Date 29 September 2014
Event ESMO 2014
Session Controversies in the neo-adjuvant treatment of localised soft tissue sarcomas (STS)
Topics Soft Tissue Sarcomas
Surgical Oncology
Radiation Oncology
Presenter Piotr Rutkowski
Citation Annals of Oncology (2014) 25 (suppl_4): iv31-iv32. 10.1093/annonc/mdu309
Authors P. Rutkowski
  • Soft Tissue/bone Sarcoma And Melanoma, MSC Memorial Cancer Centre and Institute Maria Sklodowska-Curie, 02-781 - Warsaw/PL




Planned radical surgery is the standard therapy in localized soft tissue sarcomas (STS). Locally advanced tumors require multidisciplinary team assessment and appropriate treatment decisions. In high grade, borderline resectable STS (with encasement of vessels, proximity to motor nerves, invasion of joints and bones, when very close margins are anticipated) the preoperative chemotherapy and radiotherapy or isolated limb perfusion with melphalan/TNF alpha may be applied allowing for limb preservation/function-sparing and radical resection.

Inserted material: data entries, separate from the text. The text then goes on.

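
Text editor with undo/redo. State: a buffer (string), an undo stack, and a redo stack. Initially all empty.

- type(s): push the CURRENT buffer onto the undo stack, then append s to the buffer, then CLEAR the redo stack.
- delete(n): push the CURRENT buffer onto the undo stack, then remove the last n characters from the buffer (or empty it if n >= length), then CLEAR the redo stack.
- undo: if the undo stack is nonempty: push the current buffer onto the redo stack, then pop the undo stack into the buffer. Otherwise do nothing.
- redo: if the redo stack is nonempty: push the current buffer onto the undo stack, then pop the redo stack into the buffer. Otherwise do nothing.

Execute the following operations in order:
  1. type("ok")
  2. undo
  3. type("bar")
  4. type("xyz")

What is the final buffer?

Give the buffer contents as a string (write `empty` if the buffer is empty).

Answer: barxyz

Derivation:
After op 1 (type): buf='ok' undo_depth=1 redo_depth=0
After op 2 (undo): buf='(empty)' undo_depth=0 redo_depth=1
After op 3 (type): buf='bar' undo_depth=1 redo_depth=0
After op 4 (type): buf='barxyz' undo_depth=2 redo_depth=0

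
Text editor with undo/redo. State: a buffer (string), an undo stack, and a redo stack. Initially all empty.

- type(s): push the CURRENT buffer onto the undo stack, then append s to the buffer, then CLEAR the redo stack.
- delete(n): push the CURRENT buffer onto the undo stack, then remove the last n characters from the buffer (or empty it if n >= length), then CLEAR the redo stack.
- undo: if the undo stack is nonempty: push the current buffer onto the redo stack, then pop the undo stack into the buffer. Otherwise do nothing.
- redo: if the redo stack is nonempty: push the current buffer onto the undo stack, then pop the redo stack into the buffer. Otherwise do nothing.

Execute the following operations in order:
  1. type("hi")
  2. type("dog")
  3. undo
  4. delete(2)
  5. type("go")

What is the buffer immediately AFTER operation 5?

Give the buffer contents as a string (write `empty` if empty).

After op 1 (type): buf='hi' undo_depth=1 redo_depth=0
After op 2 (type): buf='hidog' undo_depth=2 redo_depth=0
After op 3 (undo): buf='hi' undo_depth=1 redo_depth=1
After op 4 (delete): buf='(empty)' undo_depth=2 redo_depth=0
After op 5 (type): buf='go' undo_depth=3 redo_depth=0

Answer: go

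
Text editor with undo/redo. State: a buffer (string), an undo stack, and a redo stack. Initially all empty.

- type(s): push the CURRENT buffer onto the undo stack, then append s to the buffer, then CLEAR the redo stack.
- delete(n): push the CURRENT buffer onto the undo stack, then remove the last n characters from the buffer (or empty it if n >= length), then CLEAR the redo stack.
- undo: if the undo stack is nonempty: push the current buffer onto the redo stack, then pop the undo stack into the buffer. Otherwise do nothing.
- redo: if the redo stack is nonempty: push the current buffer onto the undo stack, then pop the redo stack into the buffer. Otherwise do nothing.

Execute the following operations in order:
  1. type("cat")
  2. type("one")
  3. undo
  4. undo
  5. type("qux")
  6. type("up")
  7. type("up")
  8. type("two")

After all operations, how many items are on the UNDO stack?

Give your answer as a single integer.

Answer: 4

Derivation:
After op 1 (type): buf='cat' undo_depth=1 redo_depth=0
After op 2 (type): buf='catone' undo_depth=2 redo_depth=0
After op 3 (undo): buf='cat' undo_depth=1 redo_depth=1
After op 4 (undo): buf='(empty)' undo_depth=0 redo_depth=2
After op 5 (type): buf='qux' undo_depth=1 redo_depth=0
After op 6 (type): buf='quxup' undo_depth=2 redo_depth=0
After op 7 (type): buf='quxupup' undo_depth=3 redo_depth=0
After op 8 (type): buf='quxupuptwo' undo_depth=4 redo_depth=0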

The potential benefit of neoadjuvant therapy is the determination of tumor sensitivity to therapy gained from examination of the postresection surgical specimen. Pathological studies indicate that neoadjuvant treatment stabilizes the tumor periphery in STS (e.g. the pseudocapsule integrity). Radiation therapy in the perioperative treatment of STS can be used both pre-and postoperatively, the effectiveness of both methods in local control of the disease, is comparable. Neoadjuvant radiotherapy increases the percentage of early treatment complications, but these wound complications (occurring in 30–40%) in majority of cases are reversible and have no significant long-term effects on function. Contrary to neoadjuvant radiotherapy, the patients irradiated postoperatively experience more serious late effects of the therapy, because of the larger treatment field and total doses used. The conventional total dose and fractionation of preoperative radiotherapy in STS is 50Gy in 25 fractions of 2Gy, some studies indicate the possible role of hypofractionation. Some entities as dermatofibrosarcoma protuberans or gastrointestinal stromal tumors (GIST) can be treated by targeted therapies preoperatively leading to resectability of tumors and to diminishing possible morbidity or functional deficits. Present indications for preoperative imatinib treatment in GISTs include locally advanced tumor, not amenable to surgery without mutilating operation (e.g. abdomino-perineal resection); when negative resection margins around the organ of origin are difficult to obtain; and when function-sparing resection and limitation of the extent of surgery can be possible after tumor shrinkage (e.g. local excision instead of pancreatoduodenectomy).


P. Rutkowski: I have received lecture honoraria from Novartis, Roche, BMS, GSK, MSD, Pfizer and served as a member of Advisory Board for MSD, Novartis and Bayer.